Много лет спустя, когда я уже стал начальником академии, любимый профессор нередко приходил в гости, и мы не раз вспоминали «дела давно минувших дней».

Мне припоминается еще один экзамен - по очень сложной и трудно усваиваемой науке - гидродинамике. Достаточно сказать, что толстенный учебник Саткевича, по которому мы изучали этот курс, от начала до конца был заполнен бесконечными - на многие страницы - формулами, между которыми словно для отдыха глаз [148] следовали примерно такие лаконичные фразы: «отсюда следует», «если все это упростить», «введя в это выражение дополнительную величину, получим…».

Читал нам этот курс и принимал по нему экзамен очень популярный среди слушателей профессор Борис Михайлович Земский. Как-то на одной из своих лекций после вывода довольно сложного уравнения, обращаясь к слушателям, Борис Михайлович спросил:

- Ну как? Все понятно?… - И не получив ответа, в шутливой форме ответил за нас сам: - По правде говоря, и мне не совсем. Но что поделаешь, все равно надо запомнить.

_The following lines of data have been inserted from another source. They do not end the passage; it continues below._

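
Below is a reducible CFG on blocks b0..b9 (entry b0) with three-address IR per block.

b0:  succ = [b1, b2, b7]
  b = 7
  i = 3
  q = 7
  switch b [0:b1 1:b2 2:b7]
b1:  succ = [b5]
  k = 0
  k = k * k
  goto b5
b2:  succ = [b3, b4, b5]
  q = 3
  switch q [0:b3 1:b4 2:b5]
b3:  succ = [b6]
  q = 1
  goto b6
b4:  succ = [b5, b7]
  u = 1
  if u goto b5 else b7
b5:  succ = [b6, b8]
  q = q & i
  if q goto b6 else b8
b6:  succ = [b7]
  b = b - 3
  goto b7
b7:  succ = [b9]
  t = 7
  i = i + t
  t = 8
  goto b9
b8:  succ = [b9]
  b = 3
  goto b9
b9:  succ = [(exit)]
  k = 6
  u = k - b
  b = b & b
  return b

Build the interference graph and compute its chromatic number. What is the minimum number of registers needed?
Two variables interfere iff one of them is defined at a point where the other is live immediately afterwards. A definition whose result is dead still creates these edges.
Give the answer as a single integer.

Answer: 4

Working:
Block summaries:
  b0 def {b,i,q} use ∅
  b1 def {k} use ∅
  b2 def {q} use ∅
  b3 def {q} use ∅
  b4 def {u} use ∅
  b5 def {q} use {i,q}
  b6 def {b} use {b}
  b7 def {i,t} use {i}
  b8 def {b} use ∅
  b9 def {b,k,u} use {b}

Live sets:
  b0 li=∅ lo={b,i,q}
  b1 li={b,i,q} lo={b,i,q}
  b2 li={b,i} lo={b,i,q}
  b3 li={b,i} lo={b,i}
  b4 li={b,i,q} lo={b,i,q}
  b5 li={b,i,q} lo={b,i}
  b6 li={b,i} lo={b,i}
  b7 li={b,i} lo={b}
  b8 li=∅ lo={b}
  b9 li={b} lo=∅

Interfere edges:
  b — {i,k,q,t,u}
  i — {b,k,q,t,u}
  k — {b,i,q}
  q — {b,i,k,u}
  t — {b,i}
  u — {b,i,q}

Colouring:
  {b,i,k,q} pairwise interfere (4-clique) ⇒ χ ≥ 4
  4-colouring: r0={b}  r1={i}  r2={q,t}  r3={k,u}
  χ = 4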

И вот идет экзамен. Сижу я за учительским столом рядом с профессором и, виновато склонив голову над чистой страницей, не знаю даже, с чего и начать вывод предложенного уравнения.

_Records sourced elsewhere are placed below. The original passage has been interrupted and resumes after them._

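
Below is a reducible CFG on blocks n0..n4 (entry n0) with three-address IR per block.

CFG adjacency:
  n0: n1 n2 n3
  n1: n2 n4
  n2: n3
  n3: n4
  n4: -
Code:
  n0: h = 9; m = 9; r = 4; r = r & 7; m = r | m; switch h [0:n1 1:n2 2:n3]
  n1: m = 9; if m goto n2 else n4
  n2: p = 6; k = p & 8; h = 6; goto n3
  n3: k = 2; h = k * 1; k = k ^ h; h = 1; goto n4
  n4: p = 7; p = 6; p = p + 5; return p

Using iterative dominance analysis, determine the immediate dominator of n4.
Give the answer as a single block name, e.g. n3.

idom tree: n1←n0 n2←n0 n3←n0 n4←n0
Join-block Dom:
  n2: preds {n0,n1}: {n0} ∩ {n0,n1} = {n0}; idom=n0
  n3: preds {n0,n2}: {n0} ∩ {n0,n2} = {n0}; idom=n0
  n4: preds {n1,n3}: {n0,n1} ∩ {n0,n3} = {n0}; idom=n0

idom(n4) = n0

Answer: n0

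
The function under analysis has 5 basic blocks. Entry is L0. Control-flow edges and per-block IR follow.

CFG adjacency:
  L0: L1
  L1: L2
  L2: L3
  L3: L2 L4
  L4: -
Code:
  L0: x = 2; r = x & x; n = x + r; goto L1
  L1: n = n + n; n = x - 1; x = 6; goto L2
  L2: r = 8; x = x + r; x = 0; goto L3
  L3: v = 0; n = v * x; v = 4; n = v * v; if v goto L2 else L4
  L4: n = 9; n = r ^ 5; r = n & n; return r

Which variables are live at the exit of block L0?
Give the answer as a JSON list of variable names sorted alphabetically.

Per-block:
  L0: {n,r,x} / ∅
  L1: {n,x} / {n,x}
  L2: {r,x} / {x}
  L3: {n,v} / {x}
  L4: {n,r} / {r}

Liveness:
  live L0: ∅→{n,x}
  live L1: {n,x}→{x}
  live L2: {x}→{r,x}
  live L3: {r,x}→{r,x}
  live L4: {r}→∅

live-out(L0) = ["n", "x"]

Answer: ["n", "x"]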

Борис Михайлович терпеливо ждет, и минут через пять тягостной «молчанки» слышу спокойное:

- Ну давай-давай…

А что было давать, когда из головы все вылетело? Снова длительная пауза. Продолжаю сидеть молча и играть карандашом, будто вот-вот найду решение поставленной задачи. Но, увы, в действительности - никакого сдвига.

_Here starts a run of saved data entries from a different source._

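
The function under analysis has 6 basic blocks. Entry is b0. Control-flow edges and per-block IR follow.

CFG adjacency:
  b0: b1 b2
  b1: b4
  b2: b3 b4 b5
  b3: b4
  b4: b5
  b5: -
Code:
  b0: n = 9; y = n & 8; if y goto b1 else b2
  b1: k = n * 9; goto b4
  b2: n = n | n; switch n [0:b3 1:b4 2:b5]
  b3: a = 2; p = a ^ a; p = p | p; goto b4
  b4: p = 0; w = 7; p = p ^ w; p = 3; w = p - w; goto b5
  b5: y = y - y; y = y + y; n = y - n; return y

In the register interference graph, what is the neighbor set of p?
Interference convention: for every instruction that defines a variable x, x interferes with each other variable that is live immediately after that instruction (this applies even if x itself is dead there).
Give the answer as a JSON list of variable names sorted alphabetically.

Answer: ["n", "w", "y"]

Working:
Per-block:
  b0 def {n,y} use ∅
  b1 def {k} use {n}
  b2 def {n} use {n}
  b3 def {a,p} use ∅
  b4 def {p,w} use ∅
  b5 def {n,y} use {n,y}

Live sets:
  b0: in=∅ out={n,y}
  b1: in={n,y} out={n,y}
  b2: in={n,y} out={n,y}
  b3: in={n,y} out={n,y}
  b4: in={n,y} out={n,y}
  b5: in={n,y} out=∅

Conflict graph:
  a — {n,y}
  k — {n,y}
  n — {a,k,p,w,y}
  p — {n,w,y}
  w — {n,p,y}
  y — {a,k,n,p,w}

N(p) = ["n", "w", "y"]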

Через некоторое время слышу снова:

- Ну давай же! Не знаешь, что ли? Довольно! Можешь идти.

В наше время в практике академии оценки, полученные на экзамене, объявлялись слушателям не сразу, О них мы узнавали только утром следующего дня из сведений учебного отдела.

Так было и на этот раз. Перед началом занятий я у доски объявлений. Разыскиваю одну из нижних строк алфавитного списка, читаю и не верю - пятерка! Иду в учебный отдел к Борису Михайловичу выяснять, как это могло случиться.

- Там, по-видимому, какая-то ошибка.

- Какая ошибка? - удивляется он. - Пойдем посмотрим.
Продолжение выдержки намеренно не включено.